Very early in the presidential race (sometime in winter months of ’07), I finally decided I wasn’t going to be cheering on Hillary Clinton‘s campaign because of a gut instinct call. I remember reading a piece about the all-time favorite films of the candidates, and Hillary was quoted as saying (or so I recall) that hers was Gone With The Wind. Another article said her choice was Casablanca.
That tore it for me. I love both Casablanca and Gone With the Wind for the usual reasons. I relate to Rick Blaine’s feelings of bitterness and cynicism in the beginning, and I admire his selfless heroism at the finale. And I fully agree with GWTW‘s theme about how brass and gumption gets you through life’s gulleys and thunderstorms better than goodness and generosity.
If I’m right about Clinton having chosen GWTW, it’s not hard to figure why. She obviously sees herself as a tough operator who’s taken the hits and soldiered through. But GWTW isn’t a hip enough selection. It’s a chump call. So is Casablanca.
If Clinton had said, say, that Jules Dassin‘s Rififi was her all-time fave, I would have melted on the spot. Or if she’d chosen a 1950s Douglas Sirk film — I would have at least respected that. (And so would Dave Kehr!) But choosing Gone With the Wind or Casablanca told me she either had timid taste or no taste at all, and had just gone with a politically safe choice because it’s been the lazy choice of millions of MOR film lovers for decades.
My ideal presidential candidate would choose…I don’t know, Juggernaut?
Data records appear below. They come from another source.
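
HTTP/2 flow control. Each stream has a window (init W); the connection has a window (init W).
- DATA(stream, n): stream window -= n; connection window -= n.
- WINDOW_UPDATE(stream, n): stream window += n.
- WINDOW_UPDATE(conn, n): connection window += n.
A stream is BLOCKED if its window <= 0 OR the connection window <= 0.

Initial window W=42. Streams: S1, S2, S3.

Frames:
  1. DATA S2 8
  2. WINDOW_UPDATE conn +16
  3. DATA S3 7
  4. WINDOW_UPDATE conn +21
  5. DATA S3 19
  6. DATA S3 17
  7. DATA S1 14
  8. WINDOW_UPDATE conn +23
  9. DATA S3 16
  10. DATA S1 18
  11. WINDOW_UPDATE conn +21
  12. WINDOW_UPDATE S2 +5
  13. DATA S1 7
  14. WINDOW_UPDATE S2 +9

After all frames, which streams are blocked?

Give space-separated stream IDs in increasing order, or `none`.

Op 1: conn=34 S1=42 S2=34 S3=42 blocked=[]
Op 2: conn=50 S1=42 S2=34 S3=42 blocked=[]
Op 3: conn=43 S1=42 S2=34 S3=35 blocked=[]
Op 4: conn=64 S1=42 S2=34 S3=35 blocked=[]
Op 5: conn=45 S1=42 S2=34 S3=16 blocked=[]
Op 6: conn=28 S1=42 S2=34 S3=-1 blocked=[3]
Op 7: conn=14 S1=28 S2=34 S3=-1 blocked=[3]
Op 8: conn=37 S1=28 S2=34 S3=-1 blocked=[3]
Op 9: conn=21 S1=28 S2=34 S3=-17 blocked=[3]
Op 10: conn=3 S1=10 S2=34 S3=-17 blocked=[3]
Op 11: conn=24 S1=10 S2=34 S3=-17 blocked=[3]
Op 12: conn=24 S1=10 S2=39 S3=-17 blocked=[3]
Op 13: conn=17 S1=3 S2=39 S3=-17 blocked=[3]
Op 14: conn=17 S1=3 S2=48 S3=-17 blocked=[3]

Answer: S3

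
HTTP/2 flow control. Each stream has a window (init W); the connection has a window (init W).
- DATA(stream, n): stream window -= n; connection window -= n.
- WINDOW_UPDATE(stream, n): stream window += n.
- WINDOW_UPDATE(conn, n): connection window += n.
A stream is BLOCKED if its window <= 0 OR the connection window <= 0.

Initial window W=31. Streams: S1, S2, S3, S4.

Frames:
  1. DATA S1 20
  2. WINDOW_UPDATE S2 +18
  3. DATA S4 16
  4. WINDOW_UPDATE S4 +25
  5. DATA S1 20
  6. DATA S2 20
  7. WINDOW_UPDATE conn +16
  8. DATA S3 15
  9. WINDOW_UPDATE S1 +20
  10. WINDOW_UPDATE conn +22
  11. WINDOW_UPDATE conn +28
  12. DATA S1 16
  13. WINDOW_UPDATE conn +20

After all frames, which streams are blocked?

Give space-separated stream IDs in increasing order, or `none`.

Op 1: conn=11 S1=11 S2=31 S3=31 S4=31 blocked=[]
Op 2: conn=11 S1=11 S2=49 S3=31 S4=31 blocked=[]
Op 3: conn=-5 S1=11 S2=49 S3=31 S4=15 blocked=[1, 2, 3, 4]
Op 4: conn=-5 S1=11 S2=49 S3=31 S4=40 blocked=[1, 2, 3, 4]
Op 5: conn=-25 S1=-9 S2=49 S3=31 S4=40 blocked=[1, 2, 3, 4]
Op 6: conn=-45 S1=-9 S2=29 S3=31 S4=40 blocked=[1, 2, 3, 4]
Op 7: conn=-29 S1=-9 S2=29 S3=31 S4=40 blocked=[1, 2, 3, 4]
Op 8: conn=-44 S1=-9 S2=29 S3=16 S4=40 blocked=[1, 2, 3, 4]
Op 9: conn=-44 S1=11 S2=29 S3=16 S4=40 blocked=[1, 2, 3, 4]
Op 10: conn=-22 S1=11 S2=29 S3=16 S4=40 blocked=[1, 2, 3, 4]
Op 11: conn=6 S1=11 S2=29 S3=16 S4=40 blocked=[]
Op 12: conn=-10 S1=-5 S2=29 S3=16 S4=40 blocked=[1, 2, 3, 4]
Op 13: conn=10 S1=-5 S2=29 S3=16 S4=40 blocked=[1]

Answer: S1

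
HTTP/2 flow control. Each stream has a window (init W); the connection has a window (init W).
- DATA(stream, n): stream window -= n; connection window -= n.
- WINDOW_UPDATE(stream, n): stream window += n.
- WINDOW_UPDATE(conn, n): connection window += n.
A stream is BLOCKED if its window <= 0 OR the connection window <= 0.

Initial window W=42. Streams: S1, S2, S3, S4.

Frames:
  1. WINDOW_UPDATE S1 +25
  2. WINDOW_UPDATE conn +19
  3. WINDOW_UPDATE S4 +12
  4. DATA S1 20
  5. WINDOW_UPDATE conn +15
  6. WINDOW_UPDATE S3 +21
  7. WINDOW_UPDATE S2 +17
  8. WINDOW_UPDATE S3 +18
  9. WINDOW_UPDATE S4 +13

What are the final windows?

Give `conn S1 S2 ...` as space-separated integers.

Answer: 56 47 59 81 67

Derivation:
Op 1: conn=42 S1=67 S2=42 S3=42 S4=42 blocked=[]
Op 2: conn=61 S1=67 S2=42 S3=42 S4=42 blocked=[]
Op 3: conn=61 S1=67 S2=42 S3=42 S4=54 blocked=[]
Op 4: conn=41 S1=47 S2=42 S3=42 S4=54 blocked=[]
Op 5: conn=56 S1=47 S2=42 S3=42 S4=54 blocked=[]
Op 6: conn=56 S1=47 S2=42 S3=63 S4=54 blocked=[]
Op 7: conn=56 S1=47 S2=59 S3=63 S4=54 blocked=[]
Op 8: conn=56 S1=47 S2=59 S3=81 S4=54 blocked=[]
Op 9: conn=56 S1=47 S2=59 S3=81 S4=67 blocked=[]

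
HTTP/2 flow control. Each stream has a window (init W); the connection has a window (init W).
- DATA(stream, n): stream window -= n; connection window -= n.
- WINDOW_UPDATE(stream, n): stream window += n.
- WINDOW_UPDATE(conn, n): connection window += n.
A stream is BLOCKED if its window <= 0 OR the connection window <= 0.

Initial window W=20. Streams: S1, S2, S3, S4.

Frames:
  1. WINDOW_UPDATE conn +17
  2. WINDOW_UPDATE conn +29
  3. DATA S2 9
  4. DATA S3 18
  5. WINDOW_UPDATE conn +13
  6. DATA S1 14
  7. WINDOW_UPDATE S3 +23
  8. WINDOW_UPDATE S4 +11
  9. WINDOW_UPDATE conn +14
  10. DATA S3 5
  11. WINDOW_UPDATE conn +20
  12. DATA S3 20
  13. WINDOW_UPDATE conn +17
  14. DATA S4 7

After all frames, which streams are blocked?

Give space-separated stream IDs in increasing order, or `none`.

Op 1: conn=37 S1=20 S2=20 S3=20 S4=20 blocked=[]
Op 2: conn=66 S1=20 S2=20 S3=20 S4=20 blocked=[]
Op 3: conn=57 S1=20 S2=11 S3=20 S4=20 blocked=[]
Op 4: conn=39 S1=20 S2=11 S3=2 S4=20 blocked=[]
Op 5: conn=52 S1=20 S2=11 S3=2 S4=20 blocked=[]
Op 6: conn=38 S1=6 S2=11 S3=2 S4=20 blocked=[]
Op 7: conn=38 S1=6 S2=11 S3=25 S4=20 blocked=[]
Op 8: conn=38 S1=6 S2=11 S3=25 S4=31 blocked=[]
Op 9: conn=52 S1=6 S2=11 S3=25 S4=31 blocked=[]
Op 10: conn=47 S1=6 S2=11 S3=20 S4=31 blocked=[]
Op 11: conn=67 S1=6 S2=11 S3=20 S4=31 blocked=[]
Op 12: conn=47 S1=6 S2=11 S3=0 S4=31 blocked=[3]
Op 13: conn=64 S1=6 S2=11 S3=0 S4=31 blocked=[3]
Op 14: conn=57 S1=6 S2=11 S3=0 S4=24 blocked=[3]

Answer: S3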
Duck Soup? Anything by Michael Mann? The Professionals? La Strada? Tom Jones? Dr. Strangelove? Au Hasard Balthazar? The Apartment? The Hospital? The Bad and the Beautiful? The Train?
And by the way, CNN’s Wolf Blitzer saying that his all-time fave was Ferris Bueller’s Day Off was a bad call. I’ll never look at Blitzer the same way again.
I got started on this jag after reading a Reuters story that just went up about how Gone With the Wind is still the #1 all-time favorite. The story doesn’t give age groups or income levels or anything specific, but what a bummer — what an affirmation of mediocrity in the American soul.